Уже вместе с матерью я достал на ларца кипу завернутых в клеенку ассигнаций. Среди них была длинная-длинная зелено-радужная бумажка с портретом высокомерной большеволосой царицы. Мать стукнула меня этой бумажкой по носу:
— Знаешь, сколько рублей? У кого был такой билет, тот в сыр-масле купался.
— А где поп купался? В бочке?
Мать, не отвечая мне, вытащила из ларца бархатную коробочку, раскрыла: на атласе сверкнул золотом и зелеными глазками браслет. Она сунула коробочку под дутый рукав, схватила ларец и скрылась в доме. Я нашел ее в горнице. Она выхватывала из ларца сверток за свертком. Иконки. Наган. Подсвечник. В подсвечнике какой-то столбик, обернутый кусочком ризы. Выдернула столбик за макушку — сыпанулись на половики золотые монетки. Мать упала на колени и ну хватать монетки.
Пока мать копалась под столом, я взял наган и удрал во двор. Такой же наган был у отца. Для меткости он стрелял из него в амбарные двери. Я прицелился в кулацкую харю, которую отец намаракал на двери сапожным варом; курок щелкнул, но наган не выстрелил.
Мать внушила мне, чтобы не говорил отцу про браслет и золотые червонцы, обещала за это скрыть, что я был неслухом.

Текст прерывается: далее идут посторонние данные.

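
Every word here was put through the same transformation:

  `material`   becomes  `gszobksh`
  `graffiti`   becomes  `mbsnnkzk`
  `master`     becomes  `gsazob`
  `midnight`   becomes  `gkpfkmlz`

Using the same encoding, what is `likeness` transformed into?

m(12)→g(6) and a(0)→s(18) fit y≡25x+18 (mod 26); the inverse of 25 mod 26 is 25. Treating letters as 0–25, the rule is x ↦ 25x + 18 (mod 26).
On likeness: l(11)→25·11+18≡7=h; i(8)→25·8+18≡10=k; k(10)→25·10+18≡8=i; e(4)→25·4+18≡14=o; n(13)→25·13+18≡5=f; e(4)→25·4+18≡14=o; s(18)→25·18+18≡0=a; s(18)→25·18+18≡0=a (all mod 26).

hkiofoaa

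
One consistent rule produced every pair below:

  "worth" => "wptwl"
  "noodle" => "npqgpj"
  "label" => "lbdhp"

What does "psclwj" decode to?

praise

In worth: w→w is +0, o→p is +1, r→t is +2, t→w is +3 — the shift increases by 1 each position. Letter i (0-indexed) is shifted by i+0, so successive shifts are 0, 1, 2, ….
Reversing it on psclwj: p−0=p, s−1=r, c−2=a, l−3=i, w−4=s, j−5=e.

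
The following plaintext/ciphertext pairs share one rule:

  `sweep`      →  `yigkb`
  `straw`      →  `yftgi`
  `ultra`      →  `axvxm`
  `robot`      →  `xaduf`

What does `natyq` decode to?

horse

Shifts by position in sweep: pos 0: s→y (+6), pos 1: w→i (+12), pos 2: e→g (+2), pos 3: e→k (+6), pos 4: p→b (+12) — repeating every 3. It's a Vigenère-style cipher with numeric key [6,12,2]: position i shifts by key[i mod 3].
Reversing it on natyq: n−6=h, a−12=o, t−2=r, y−6=s, q−12=e.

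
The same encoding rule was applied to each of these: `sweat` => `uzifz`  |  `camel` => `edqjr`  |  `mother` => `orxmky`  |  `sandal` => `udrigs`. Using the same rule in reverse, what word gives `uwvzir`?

In sweat: s→u is +2, w→z is +3, e→i is +4, a→f is +5 — the shift increases by 1 each position. Letter i (0-indexed) is shifted by i+2, so successive shifts are 2, 3, 4, ….
Decoding uwvzir: u−2=s, w−3=t, v−4=r, z−5=u, i−6=c, r−7=k.

struck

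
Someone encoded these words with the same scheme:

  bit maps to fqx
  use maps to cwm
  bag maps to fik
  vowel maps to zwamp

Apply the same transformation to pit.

The shift depends on letter class: consonant b→f is +4, but vowel i→q is +8. Vowels shift forward by 8 and consonants shift forward by 4.
On pit: p(cons)+4=t, i(vowel)+8=q, t(cons)+4=x.

tqx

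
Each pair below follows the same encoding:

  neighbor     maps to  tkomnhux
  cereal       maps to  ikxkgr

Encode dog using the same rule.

Compare letters: n→t is +6, e→k is +6, i→o is +6 — a constant shift. This is a Caesar cipher with shift 6.
For dog: d+6=j, o+6=u, g+6=m.

jum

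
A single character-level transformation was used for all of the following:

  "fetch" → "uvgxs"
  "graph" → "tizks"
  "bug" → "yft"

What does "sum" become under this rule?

Letters are reflected about the middle of the alphabet (position → 25−position): Atbash.
For sum: s↔h, u↔f, m↔n.

hfn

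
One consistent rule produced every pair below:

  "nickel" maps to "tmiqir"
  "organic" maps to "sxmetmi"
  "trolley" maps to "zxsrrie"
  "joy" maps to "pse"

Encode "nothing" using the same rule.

The rule splits by letter class: vowels +4, consonants +6.
On nothing: n(cons)+6=t, o(vowel)+4=s, t(cons)+6=z, h(cons)+6=n, i(vowel)+4=m, n(cons)+6=t, g(cons)+6=m.

tsznmtm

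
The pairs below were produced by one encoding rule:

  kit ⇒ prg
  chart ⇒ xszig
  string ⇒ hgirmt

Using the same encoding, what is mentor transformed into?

nvmgli

Each pair mirrors across the alphabet (k↔p, i↔r, t↔g): positions sum to 25. This is the alphabet-reversal cipher (Atbash): a becomes z, b becomes y, etc.
For mentor: m↔n, e↔v, n↔m, t↔g, o↔l, r↔i.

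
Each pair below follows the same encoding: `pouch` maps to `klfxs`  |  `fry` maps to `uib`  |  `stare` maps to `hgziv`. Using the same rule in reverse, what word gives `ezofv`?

Each pair mirrors across the alphabet (p↔k, o↔l, u↔f): positions sum to 25. Each letter is replaced by its mirror in the alphabet: a↔z, b↔y, c↔x, and so on (the Atbash cipher).
Reversing it on ezofv: e↔v, z↔a, o↔l, f↔u, v↔e.

value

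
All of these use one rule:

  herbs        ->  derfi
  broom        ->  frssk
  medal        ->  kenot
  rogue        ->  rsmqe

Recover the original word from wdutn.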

Я раскладывал царские деньги на ступеньках. Едва отец подошел к крыльцу, он быстро сгреб деньги со ступенек, а те, что были у меня в руках, вырвал. Потом он резал их, сидя на крыльце в сатиновой косоворотке и суконных галифе. Звонко лязгали овечьи ножницы. Я канючил:
— Отдай, не ты нашел.
Мать поддерживала меня:
— И так мальчонке нечем играть.
Он еще злей жулькал расходящиеся в пальцах овечьи ножницы, говорил, что какой-нибудь гад может пустить клевету: вишь, мол, Анисимов хранит старые деньги, стало быть, ждет, что на российский трон опять сядет император. Когда лезвия ножниц расхватили стотысячную ассигнацию, на которой красовалась большеволосая царица, я затрясся:
— Дурак. Дураковский... Найди сперва...
Он ударил меня по щеке.
Я забыл, как в поисках ночлега мы колесили по Железнодольску с горы на гору, ненадолго задерживаясь во впадинах, где примостились барачные участки. В земляночных «шанхаях», лепившихся на отшибе, по склонам гор, не останавливались: еще на въезде в Железнодольск наслышались о том, что по ночам в них грабят, убивают, крадут скотину. Я забыл, как просил мать вернуться в Ершовку: там кого угодно примут в любой избе и лошадь не уведут. Перерушев внушал моей матери, что надо слушать детишек: они всегда говорят истинную правду.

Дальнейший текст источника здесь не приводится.